On Friday, Dr. Sarah Doyle, a public medicine consultant at the HSE in the Republic, said that those who were in close or casual contact with the woman had been contacted.
“The people in the closest contact, within two rows, are the people we identify as close contacts and have been contacted by phone and have received adequate advice on self-isolation at home and what to do if they develop symptoms,” Dr. Doyle told RTE Morning Ireland Program.
Dr Doyle also said that those who may have come into contact with the woman on her trip from Dublin to Belfast have been contacted.
Last night the medical director of Northern Ireland, dr. Michael McBride said that the woman followed all the correct protocols.
“The patient who tested positive had contacted their family doctor and self-isolated in line with public health guidelines,” he said.
“The advice to the public remains the same: members of the public who have visited infected regions and are concerned that they may have symptoms compatible with coronavirus are invited to isolate themselves at home and contact their family doctor first.
The infected woman, who is receiving specialist treatment, is believed to have traveled with a child, who is not believed to be in the hospital, but who is awaiting test results.
Numerous transport operators operate services from Dublin Airport to Belfast.
Aircoach said there are currently no changes to travel restrictions with transportation companies due to the coronavirus.
“All of our services operate normally and our terms and conditions apply,” said a spokesman.
“We will continue to monitor the situation and follow all public health instructions issued.”

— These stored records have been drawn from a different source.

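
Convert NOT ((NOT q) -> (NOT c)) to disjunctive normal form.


Step 1: Rewrite implication then negate: ¬(¬(¬q) ∨ (¬c)) = (¬q) ∧ ¬(¬c).
Step 2: Eliminate any double negations (¬¬X = X).

(NOT q) AND c


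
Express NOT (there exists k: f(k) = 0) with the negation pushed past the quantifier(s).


¬(for all x: φ) = there exists x: ¬φ, and ¬(there exists x: φ) = for all x: ¬φ.
Apply to the existential statement.

for all k: NOT(f(k) = 0)


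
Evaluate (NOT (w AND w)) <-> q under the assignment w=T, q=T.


Substitute w=T, q=T:
w AND w = T AND T = T
NOT (w AND w) = F
(NOT (w AND w)) <-> q = F <-> T = F

F


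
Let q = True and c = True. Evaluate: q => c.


Implication is false only when antecedent is true and consequent is false.
Substitute: q=True, c=True.
True => True evaluates to True.

True


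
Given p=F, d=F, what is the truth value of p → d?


Implication is false only when antecedent is true and consequent is false.
Substitute: p=F, d=F.
F → F evaluates to T.

T


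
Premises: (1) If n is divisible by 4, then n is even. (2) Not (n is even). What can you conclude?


Modus tollens: from (P → Q) and ¬Q, infer ¬P.
Q = 'n is even' is denied; since P → Q, P must also fail.

Not (n is divisible by 4).


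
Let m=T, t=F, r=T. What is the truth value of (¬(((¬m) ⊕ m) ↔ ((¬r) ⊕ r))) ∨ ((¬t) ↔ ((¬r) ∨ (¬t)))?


Substitute m=T, t=F, r=T:
… (earlier sub-steps elided)
¬r = F
(¬r) ⊕ r = F ⊕ T = T
((¬m) ⊕ m) ↔ ((¬r) ⊕ r) = T ↔ T = T
¬(((¬m) ⊕ m) ↔ ((¬r) ⊕ r)) = F
¬t = T
¬r = F
¬t = T
(¬r) ∨ (¬t) = F ∨ T = T
(¬t) ↔ ((¬r) ∨ (¬t)) = T ↔ T = T
(¬(((¬m) ⊕ m) ↔ ((¬r) ⊕ r))) ∨ ((¬t) ↔ ((¬r) ∨ (¬t))) = F ∨ T = T

T


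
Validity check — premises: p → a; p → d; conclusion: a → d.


This is (no valid rule). There exist truth assignments where the premises are all true but the conclusion is false.

Invalid.


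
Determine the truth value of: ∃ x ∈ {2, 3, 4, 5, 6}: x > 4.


Evaluate the predicate on each element: 2:F, 3:F, 4:F, 5:T, 6:T.
Witness x = 5 satisfies the predicate.

T


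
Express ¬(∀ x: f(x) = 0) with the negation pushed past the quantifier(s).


¬(∀ x: φ) = ∃ x: ¬φ, and ¬(∃ x: φ) = ∀ x: ¬φ.
Apply to the universal statement.

∃ x: ¬(f(x) = 0)


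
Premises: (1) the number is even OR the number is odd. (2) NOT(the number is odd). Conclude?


Disjunctive syllogism: from (P ∨ Q) and ¬P, infer Q.
One disjunct, 'the number is odd', is ruled out; the other must hold.

the number is even


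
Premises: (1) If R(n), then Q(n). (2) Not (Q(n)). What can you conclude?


Modus tollens: from (P → Q) and ¬Q, infer ¬P.
Q = 'Q(n)' is denied; since P → Q, P must also fail.

Not (R(n)).


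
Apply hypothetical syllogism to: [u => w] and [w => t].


Hypothetical syllogism: from (P → Q) and (Q → R), infer (P → R).
Chain the two implications through the shared middle term 'w'.

u => t


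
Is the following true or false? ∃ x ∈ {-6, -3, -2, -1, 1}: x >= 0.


Evaluate the predicate on each element: -6:F, -3:F, -2:F, -1:F, 1:T.
Witness x = 1 satisfies the predicate.

T


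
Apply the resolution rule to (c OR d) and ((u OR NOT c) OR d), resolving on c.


The clauses contain complementary literals c and NOTc.
Resolution eliminates this pair and disjoins the remaining literals (merging duplicates).

(d OR u)


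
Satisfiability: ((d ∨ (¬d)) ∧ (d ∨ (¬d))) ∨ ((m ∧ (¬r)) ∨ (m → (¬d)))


Search for a satisfying assignment over {d, m, r}.
Try d=F, m=F, r=F: the formula evaluates to T.
A satisfying assignment exists.

Satisfiable.


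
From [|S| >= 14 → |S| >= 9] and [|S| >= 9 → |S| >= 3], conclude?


Hypothetical syllogism: from (P → Q) and (Q → R), infer (P → R).
Chain the two implications through the shared middle term '|S| >= 9'.

|S| >= 14 → |S| >= 3


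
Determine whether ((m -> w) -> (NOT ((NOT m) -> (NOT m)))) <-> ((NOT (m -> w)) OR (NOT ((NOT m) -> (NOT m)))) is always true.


Build the truth table over {m, w}:
m | w | φ
---------
F | F | T
T | F | T
F | T | T
T | T | T
Every row evaluates to true.

Yes, it is a tautology.


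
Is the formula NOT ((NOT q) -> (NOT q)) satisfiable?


Check all 2 assignments over {q}:
q | φ
-----
F | F
T | F
No assignment makes the formula true.

Unsatisfiable.


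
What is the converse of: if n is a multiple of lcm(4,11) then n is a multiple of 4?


The converse of (P → Q) is (Q → P). It is not in general equivalent to the original.
Here P = 'n is a multiple of lcm(4,11)' and Q = 'n is a multiple of 4'.

If n is a multiple of 4, then n is a multiple of lcm(4,11).


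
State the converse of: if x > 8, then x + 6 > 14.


The converse of (P → Q) is (Q → P). It is not in general equivalent to the original.
Here P = 'x > 8' and Q = 'x + 6 > 14'.

If x + 6 > 14, then x > 8.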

A Bus Eireann spokesman said he “continues to monitor developments” around the virus.
“We are working internally to prepare contingencies for Covid-19 cases in Ireland, on our services or in our workplaces. Supplies of gel and hand sanitizer wipes are provided to all employees,” they added.
“We will continue to engage and be guided by relevant health agencies and other government agencies to inform decisions as the Covid-19 problem continues.”